It was a harrowing week, a week when we were awoken from our dreams by the grim reality that our national soccer team was invited to a party that it should never have attended. Euro 2012 is perhaps the best championships since Euro 2000 – unfortunately we will not have contributed one iota to that situation.
In the weeks leading up to Ireland's first match with Croatia, a wave of optimism swept across the nation as we concocted scenarios whereby we would beat Croatia, maybe lose to Spain and then beat the Italians (sure weren't they going through a transitional phase and scared witless of Trap's managerial magnificence?) The reality turned out to be a whole lot different as Ireland were picked off mercilessly by Croatia and Spain, and then slowly squeezed to death by the canny Italians.
It wasn't supposed to be like this. Ireland in international tournaments meant tight games, late goals (for us) and heroic exits. Euro 88 was invoked repeatedly, as if the ghosts of Stuttgart and Hannover (as well as the heroic stand against the Dutch in Gelsenkirchen) could somehow infuse the current Irish squad with special powers. Alas, that just turned out to be fanciful bullshit.
Now the recriminations have begun. Was Shay Given fit? Why wasn't McClean used more? Just what was Simon Cox doing on the left wing against Spain? (When asked afterwards what his role was, he told reporters to ask the manager). The danger now is that there will be a series of retirements that will leave a gaping hole in the squad. Shay Given had a poor tournament but there is no reason why the Donegal man cannot at least play on until our World Cup qualifying campaign concludes. Similarly, Richard Dunne and John O'Shea have much to offer.
It is regarding Damien Duff and Robbie Keane's international careers that we should probably most expect the curtain to fall. Duff probably still has much to offer but his legs may have gone for international football. Damien has given much to the green jersey and offered a sense of trickery and guile that was always an exciting bonus to any Ireland team he played in. Robbie Keane had a stinker of a tournament and well he knows it. The captain looked like a man running in quicksand, chasing balls with the air of a player who knew his best days were behind him. Perhaps we could still utilise Keane as an impact sub, but the reality is that the Tallaght man may decide to call it a day, enjoying his retirement days in the cosy atmosphere of the convalescence home that is the MLS.

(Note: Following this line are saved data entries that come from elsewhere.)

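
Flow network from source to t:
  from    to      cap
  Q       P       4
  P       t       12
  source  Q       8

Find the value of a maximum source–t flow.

Augment source->Q->P->t: bottleneck 4. Total 4.
No augmenting path remains in the residual graph.

4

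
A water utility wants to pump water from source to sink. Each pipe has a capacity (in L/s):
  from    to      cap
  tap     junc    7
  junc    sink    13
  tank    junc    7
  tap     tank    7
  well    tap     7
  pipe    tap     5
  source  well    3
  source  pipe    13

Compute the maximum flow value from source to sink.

Augment source->well->tap->junc->sink: bottleneck 3. Total 3.
Augment source->pipe->tap->junc->sink: bottleneck 4. Total 7.
Augment source->pipe->tap->tank->junc->sink: bottleneck 1. Total 8.
No augmenting path remains in the residual graph.

8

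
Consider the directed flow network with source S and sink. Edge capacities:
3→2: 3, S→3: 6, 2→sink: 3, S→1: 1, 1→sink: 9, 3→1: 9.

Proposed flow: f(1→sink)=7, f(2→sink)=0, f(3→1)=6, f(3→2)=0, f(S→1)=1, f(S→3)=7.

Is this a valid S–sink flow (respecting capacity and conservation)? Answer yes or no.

No

Capacity violated on S→3: flow 7 > capacity 6.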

This campaign was a disaster on the pitch and the manager will face ruthless scrutiny of his tactics. Trapattoni is a wily old fox and will be nonplussed by any criticism he faces. But surely both he and his paymasters in the FAI are acutely aware that the Irish public need something new and exciting to rekindle their passion for this side. Lansdowne Road will not be full for any of the World Cup qualifying games - bar the contest with the Germans.
It's time now for Trapattoni to put his faith in a new breed of players, men such as Seamus Coleman, James McCarthy, Ciaran Clarke, Shane Long and Wesley Hoolahan. The name Stephen Ireland has also been mentioned, but the ructions that his return may arouse might not be worth the hassle.
As for the supporters, the clichés have been rolled out this past week. Much has been made of Roy Keane's comments after the Spanish match, with the Corkman widely ridiculed for daring to suggest that a change of attitude was required when we enter major tournaments. Keane was merely stating that it was time for Ireland to grow up and realise that this was a football tournament, not the Eurovision Song Contest. True, the supporters sang magnificently, but at this stage they are in danger of becoming parodies of themselves.
For those true football fans who attend the majority of matches, who know that there was football pre Sky Sports and that there was an Irish ream before Jack Charlton took over, it must be galling to be lumped in with the bandwagon jumpers who were plainly along in Poland for a week-long piss-up. In one interview following the Spanish match, an Irish female supporter was asked if she knew the offside rue, to which she replied with a laugh that she didn't. It's a safe bet to assume that if she was asked to name the other teams in our qualifying group for Brazil 2014, she would have been stumped also.
Sure, we can pat ourselves on the back when we hear stories of foreign broadcasters staying quiet for the last few minutes of the Spanish match, just so their audiences could listen to our fans belt out The Fields of Athenry but that can also carry the whiff of condescension. One radio reporter who was at the final group game against Italy said it felt a bit contrived when the Irish fans tried to recreate the singing from the Spanish match, as if they realised that this was Paddy's role and by God he was going to play up to it.